Neville Goddard Audio Lecture: Amnesia The Sleep Of Death (1971)
About This Lecture
Neville opens with one of his most recurring images: that to enter this world is to fall into a kind of sleep, a deep amnesia in which we forget the eternal life that preceded our present span of years. He treats this condition as the real meaning of the word 'death' in scripture. Death, in his reading, is not the end of the body but the dimming of memory that leaves us convinced we are only the limited person we appear to be, fenced in by a name, a body, and a brief biography. The 'sleep of death,' paradoxically, is the ordinary waking state in which most people pass their days, mistaking the dream of separation for the whole of reality.
The heart of the talk is reassurance rather than warning. However total the forgetting may seem, Neville insists it is temporary and self-correcting. Each person carries within an unbreakable promise: the memory will return, the sleeper will wake, and the individual will recognize his own creative power, his own imagination, as the very presence scripture has called God. Awakening, in this account, is not a reward earned by exceptional virtue or withheld from the unworthy. It is woven into the structure of every life, an inevitability that unfolds in its own season. He treats the call of Ephesians, 'Awake, thou that sleepest,' not as a threat but as the gentle stirring of a self that is already on its way back to full remembrance.
Alongside this mystical horizon, Neville keeps his practical teaching close at hand, and this is what makes the lecture more than a consolation. Because imagination is the active creative power even now, while we still sleep, we are never merely passive dreamers waiting for dawn. We are shaping the very dream we inhabit. By assuming the feeling of the wish fulfilled and persisting in that inner state, a person can reshape outer experience long before the final awakening arrives. The same power that will one day be fully revealed is already operative in every assumption we make, whether we make it deliberately or by accident.

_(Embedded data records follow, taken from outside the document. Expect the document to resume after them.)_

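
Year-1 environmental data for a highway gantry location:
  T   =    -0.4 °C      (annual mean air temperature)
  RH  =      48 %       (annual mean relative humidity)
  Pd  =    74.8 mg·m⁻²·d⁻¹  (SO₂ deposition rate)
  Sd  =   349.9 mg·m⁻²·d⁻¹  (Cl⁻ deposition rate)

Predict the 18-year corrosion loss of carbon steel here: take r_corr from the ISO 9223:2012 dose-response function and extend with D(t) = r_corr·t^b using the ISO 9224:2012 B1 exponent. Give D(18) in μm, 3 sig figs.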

This is where the lecture sharpens into instruction. Neville encourages listeners to treat the daydream as a creative act rather than idle mental wandering. Most people, he observes, drift through their imaginative life, rehearsing fears, resentments, and limitations, and then wonder why their world mirrors those moods back to them. The remedy is to imagine lovingly and intentionally: to choose a scene that implies the desire already realized, to enter it as though it were physically real, and to feel its naturalness until it takes on the tone of fact. The forgetting need not be passive suffering; it can become a workshop.

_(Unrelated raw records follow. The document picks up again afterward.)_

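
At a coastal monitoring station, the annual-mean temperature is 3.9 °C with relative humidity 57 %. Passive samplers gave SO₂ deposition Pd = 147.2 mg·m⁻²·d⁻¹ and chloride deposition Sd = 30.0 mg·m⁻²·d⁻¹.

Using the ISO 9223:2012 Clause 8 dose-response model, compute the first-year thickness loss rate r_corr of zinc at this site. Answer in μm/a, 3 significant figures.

zinc: temperature factor f = +0.038·(-6.1) = -0.2318
  SO₂ term: 0.0129·147.2^0.44·exp(0.046·57-0.2318) = 1.266
  Sd branch = 0.0175·Sd^0.57·e^(0.008·RH+0.085·T) = 0.2673 μm/a
  sum: 1.266 + 0.2673 → r_corr = 1.534 μm/a

r_corr = 1.53 μm/a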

So the lecture moves between two registers that Neville never lets separate. On one side stands the consoling promise that every sleeper will wake and remember his divine identity. On the other stands the immediate invitation to begin imagining well today. The amnesia is real, he grants, but it is also a sleep from which we may begin to stir at will, one disciplined assumption at a time.
Key Scripture
Neville grounds this lecture in John 11, Ephesians 5:14.